Khalifah dan Seruan Jihad
Penderitaan saudara-saudara kita di Palestina semakin hari semakin membuat hati bagai tersayat-sayat. Mereka kehilangan tempat tinggal, keluarga dan harta bendanya. Mereka mengungsi kesana kemari seperti anak ayam yang digiring untuk disembelih. Ironis sekali di saat penguasa-penguasa muslim saat ini malah menikmati kehidupan yang mewah dan gemerlap. Mereka butuh bantuan logistik sudah tentu tapi disaat yang sama mereka dibantai maka solusi untuk Palestina bukan resolusi-resolusi dari PBB, bukan genjatan senjata, bukan tanda-tangan perdamaian atau two state solution.
Sungguh suatu kezaliman, kita membiarkan saudara-saudara kita di Palestina terus merasakan penderitaan, ditindas bahkan dibunuh. Selain itu, saat ini mereka dilanda kelaparan dengan tidak adanya pasokan makanan yang memadai. Rasulullah saja tidak membiarkan seekor hewan mati karena kalaparan apalagi ini kondisinya manusia. Sebagaimana hadis, “Imam (khalifah) itu laksana perisai, orang-oramg berperang dibelakangnya dan menjadikannya sebagai pelindung mereka.” (HR Muslim)
Syekh Said bin Ali Wahf Al-Qahthani dalam kitabnya Al-Jihad fii Sabilillah mangatakan, “Jika musuh telah memasuki salah satu negeri kaum muslim, maka fardu ‘ain atas penduduk negeri tersebut untuk memerangi musuh dan mengusir mereka. Juga wajib atas kaum muslim untuk menolong negeri itu jika penduduknya tidak mampu mengusir musuh. Hal itu dimulai dari yang terdekat kemudian yang tersekat.” Sehingga yang dibutuhkan oleh Palestina adalah pembebasan yang dilakukan dengan militer karena yang akan dilawan adalah sebuah negara dengan militernya. Namun, saat ini negeri-negeri muslim yang disekat dengan paham national-state terpecah-pecah hingga kekuatan yang luar biasa mereka miliki jika bersatu tidak terlihat sehingga musuh tidak merasa gentar.

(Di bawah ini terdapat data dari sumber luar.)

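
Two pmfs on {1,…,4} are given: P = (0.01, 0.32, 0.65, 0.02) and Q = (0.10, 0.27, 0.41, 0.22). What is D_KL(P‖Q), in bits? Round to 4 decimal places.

D(P‖Q) = Σ p·log₂(p/q).
  0.01·log₂(0.01/0.10) = -0.03322
  0.32·log₂(0.32/0.27) = 0.07844
  0.65·log₂(0.65/0.41) = 0.43213
  0.02·log₂(0.02/0.22) = -0.06919
D(P‖Q) = 0.4082 bits.

0.4082 bits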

Satu-satunya negara yang akan siap mengirimkan tentara untuk membebaskan Palestina adalah Khilafah. Khilafah yang dipimpin oleh seorang khalifah dengan tegas akan membebasan tanah milik kaum muslimin. Status Tanah Palestina adalah tanah kharaj sampai kapan pun di bawah naungan Daulah Khilafah sehingga orang-orang Yahudi tidak dapat menduduki apalagi mengusir dan membunuh kaum muslim yang tinggal ditanah tersebut. Khalifahlah yang akan menyerukan sekaligus memimpin pasukan kaum muslim diseluruh dunia untuk membebaskan Palestina dan menyelamatkan kaum musllim di sana.